The Sea of Trees (2015 Cannes review)

With The Sea of Trees, filmmaker Gus Van Sant returns to the inspirational (mainstream) tenor of movies like Good Will Hunting and Finding Forrester. Which is a shame considering that, on paper, this drama about two men wandering through Japan’s so-called “suicide forest” feels more akin to the poetic, introspective tone of 2002’s superb Gerry. Alas, the two sides of Van Sant’s creative personality don’t mesh well in this honorable, manipulative misfire. There’s nothing wrong with sappiness, just so long as it’s done a little more smartly than this.
Matthew McConaughey stars as Arthur, a Massachusetts math professor who has traveled one-way to Japan, parking his rental car outside Aokigahara, a dense forest nearby Mount Fuji. Every year, thousands of people kill themselves in these woods—so many, in fact, that as Arthur walks into the forest, he sees signs advocating that people with suicidal thoughts consider their friends and family before taking their life.
For reasons we don’t know yet, Arthur has chosen this spot for his own suicide.

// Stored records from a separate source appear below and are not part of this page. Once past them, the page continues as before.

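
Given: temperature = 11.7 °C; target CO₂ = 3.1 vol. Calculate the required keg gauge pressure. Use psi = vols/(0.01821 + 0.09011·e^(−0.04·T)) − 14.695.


psi = 3.1/(0.01821 + 0.09011·e^(−0.04·11.7)) − 14.695

26.8367 psi


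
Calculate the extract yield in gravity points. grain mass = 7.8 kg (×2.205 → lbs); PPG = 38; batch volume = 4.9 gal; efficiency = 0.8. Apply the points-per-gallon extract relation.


points = lbs × PPG × eff / vol
lbs = 7.8 × 2.205 = 17.1990
points = 17.1990 × 38 × 0.8 / 4.9

106.7040 points


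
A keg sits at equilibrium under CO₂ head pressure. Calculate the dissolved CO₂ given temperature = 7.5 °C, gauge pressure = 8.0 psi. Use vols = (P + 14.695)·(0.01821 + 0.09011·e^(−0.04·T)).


vols = (8.0 + 14.695)·(0.01821 + 0.09011·e^(−0.04·7.5))

1.9283 volumes


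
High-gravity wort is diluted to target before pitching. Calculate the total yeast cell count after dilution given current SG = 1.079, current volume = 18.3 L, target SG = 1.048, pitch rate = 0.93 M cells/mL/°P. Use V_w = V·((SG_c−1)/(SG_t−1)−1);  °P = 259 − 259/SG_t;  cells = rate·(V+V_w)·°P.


V_w = 18.3·((1.079−1)/(1.048−1)−1) = 11.8187
V_final = 18.3 + 11.8187 = 30.1187
°P = 259 − 259/1.048 = 11.8626
cells = 0.93·30.1187·11.8626

332.2765 billion cells


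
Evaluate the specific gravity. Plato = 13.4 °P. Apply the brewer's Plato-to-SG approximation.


SG = 259/(259 − P)
SG = 259/(259 − 13.4)

1.0546


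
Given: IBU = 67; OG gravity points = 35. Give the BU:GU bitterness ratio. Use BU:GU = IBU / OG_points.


BU:GU = 67 / 35

1.9143


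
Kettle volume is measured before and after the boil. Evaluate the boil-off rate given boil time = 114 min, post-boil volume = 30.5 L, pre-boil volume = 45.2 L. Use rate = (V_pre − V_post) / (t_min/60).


rate = (45.2 − 30.5) / (114/60)

7.7368 L/hr


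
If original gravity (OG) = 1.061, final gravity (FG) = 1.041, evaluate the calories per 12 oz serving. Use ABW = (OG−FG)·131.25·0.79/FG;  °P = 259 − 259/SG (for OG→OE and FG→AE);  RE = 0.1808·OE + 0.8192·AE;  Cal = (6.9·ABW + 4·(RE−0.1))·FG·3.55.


ABW = (1.061 − 1.041)·131.25·0.79/1.041 = 1.9921
OE = 259 − 259/1.061 = 14.8907 °P
AE = 259 − 259/1.041 = 10.2008 °P
RE = 0.1808·14.8907 + 0.8192·10.2008 = 11.0487 °P
Cal = (6.9·1.9921 + 4·(11.0487−0.1))·1.041·3.55

212.6424 kcal


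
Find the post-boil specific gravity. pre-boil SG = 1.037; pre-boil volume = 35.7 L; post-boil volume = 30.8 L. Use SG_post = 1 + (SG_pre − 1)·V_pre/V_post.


pts_pre = (1.037 − 1)·1000 = 37.0000
pts_post = 37.0000·35.7/30.8 = 42.8864
SG_post = 1 + 42.8864/1000

1.0429


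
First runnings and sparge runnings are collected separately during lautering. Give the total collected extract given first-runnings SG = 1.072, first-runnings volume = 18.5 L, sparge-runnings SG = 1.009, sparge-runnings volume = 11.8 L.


total = Σ (SG_i − 1)·1000·V_i
first = (1.072 − 1)·1000·18.5 = 1332.0000
sparge = (1.009 − 1)·1000·11.8 = 106.2000
total = 1332.0000 + 106.2000

1438.2000 gravity·L


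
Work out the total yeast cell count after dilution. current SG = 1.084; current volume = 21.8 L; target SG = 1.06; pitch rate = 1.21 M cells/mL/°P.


V_w = V·((SG_c−1)/(SG_t−1)−1);  °P = 259 − 259/SG_t;  cells = rate·(V+V_w)·°P
V_w = 21.8·((1.084−1)/(1.06−1)−1) = 8.7200
V_final = 21.8 + 8.7200 = 30.5200
°P = 259 − 259/1.06 = 14.6604
cells = 1.21·30.5200·14.6604

541.3960 billion cells


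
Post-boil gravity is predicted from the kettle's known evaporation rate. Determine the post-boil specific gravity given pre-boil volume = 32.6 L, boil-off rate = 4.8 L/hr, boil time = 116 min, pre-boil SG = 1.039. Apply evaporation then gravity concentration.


V_post = V_pre − rate·(t/60);  SG_post = 1 + (SG_pre−1)·V_pre/V_post
V_post = 32.6 − 4.8·(116/60) = 23.3200
SG_post = 1 + (1.039 − 1)·32.6/23.3200

1.0545


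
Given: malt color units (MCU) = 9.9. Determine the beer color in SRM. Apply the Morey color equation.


SRM = 1.4922 · MCU^0.6859
SRM = 1.4922 · 9.9^0.6859

7.1901 SRM


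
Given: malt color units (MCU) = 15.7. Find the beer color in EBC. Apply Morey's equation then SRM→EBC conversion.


SRM = 1.4922·MCU^0.6859;  EBC = SRM·1.97
SRM = 1.4922·15.7^0.6859 = 9.8649
EBC = 9.8649·1.97

19.4339 EBC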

But just as he’s found a quiet spot and pulled out the pills he’s going to ingest to kill himself, he notices another man, Takumi (Ken Watanabe), wandering through the woods with blood covering his arms and chest. Arthur stops Takumi to see if he needs assistance—it turns out that the man is lost and can’t find the main path back to the parking lot. Arthur offers to help, but soon they realize they’re both lost. At the same time, Arthur is suspicious of Takumi’s protestations that he didn’t come into Aokigahara to off himself. As they try to find the way out, they begin to talk.
From that setup, we recall a similar opening to Gerry: Two buddies wander through the desert, get lost and fall into an almost metaphysical journey to find their way back to civilization. But The Sea of Trees inserts a more user-friendly element, employing multiple flashbacks to illustrate what brought Arthur to this fateful moment. Like clockwork, we see periodic snippets of his marriage to Joan (Naomi Watts), an ambitious realtor who in recent years has become a heavy drinker and a constant critic of what she perceives to be Arthur’s lack of career ambition. Because present-day Arthur is so distraught, we assume that something cataclysmic happened between Joan and him. But we’re not sure what, and so we have to wait for the flashbacks to slowly bring us up to speed.
Simultaneously, the two men try to find a way out of the woods, which is hard enough without screenwriter Chris Sparling throwing in gimmicky obstacles like a flash flood and a slippery rock that causes one of the characters to fall down a perilous chasm. But the challenges aren’t just physical: Arthur and Takumi will bond over their suicidal thoughts, with Takumi assuming the role of the man who believes in God and an afterlife, while Arthur (the mathematician) serves as the devout nonbeliever.